Lord Duveen, A Catalogue of Works of Art in the Collection of Anna Thomson Dodge, Detroit, 1939, vol.1 (illustrated).
T. Dell, et al., The Dodge Collection of 18th-Century French and English Art in the Detroit Institute of Arts, New York, 1996, p. 24.

Lot Essay

With its distinctive fond rose Gobelins tapestry covers enclosing allegorical or mythological scenes after painters like Francois Boucher (1703-1770), this suite reflects the early Neoclassical style woven at the Gobelins manufactory in the 1760's. Amongst the best documented of these is the celebrated suite supplied for George, 6th Earl of Coventry for Croome Court, Worcestershire, which is now in the Metropolitan Museum of Art, New York (illustrated in E. Standen, European Post-Medieval Tapestries and Related Hangings in The Metropolitan Museum of Art, New York, 1985, vol.1, no.57, pp.385-401). This latter suite was designed by Jean-Germain Soufflot (d.1780) to enclose pictorial medallions after Boucher, which were then woven by Maurice Jacques (d.1784), Louis Tessier (d.1781) and Jacques Neilson (d.1788).
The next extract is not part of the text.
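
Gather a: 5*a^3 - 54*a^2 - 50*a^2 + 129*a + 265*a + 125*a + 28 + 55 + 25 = 5*a^3 - 104*a^2 + 519*a + 108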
The Maison Carlhian was founded in Paris in January 1867 by Anatole Carlhian (d.1904) and Albert Dujardin-Beaumetz (d.1906). Initially established in the rue Beaurepaire, in 1906 the sons of Anatole Carlhian, Paul and André, inherited the business and they subsequently moved it to 24 rue du Mont-Thabor. Specialising in 'menuiserie, peinture et de tapisserie', the firm owned an extensive collection of period specimen chairs, whose models they faithfully copied, and it was for the quality of their menuiserie that they were principally patronised by Duveen Brothers. Subsequently renamed 'societé Carlhian' in 1930, the firm established a New York branch and flourished until 1975.

The present chairs, placed in the staircase Hall, are just visible in the photograph of the Vestibule illustrated in T. Dell et al., The Dodge Collection of Eighteenth Century French and English Art in the Detroit nstitute of Arts, New York, 1996, p.24.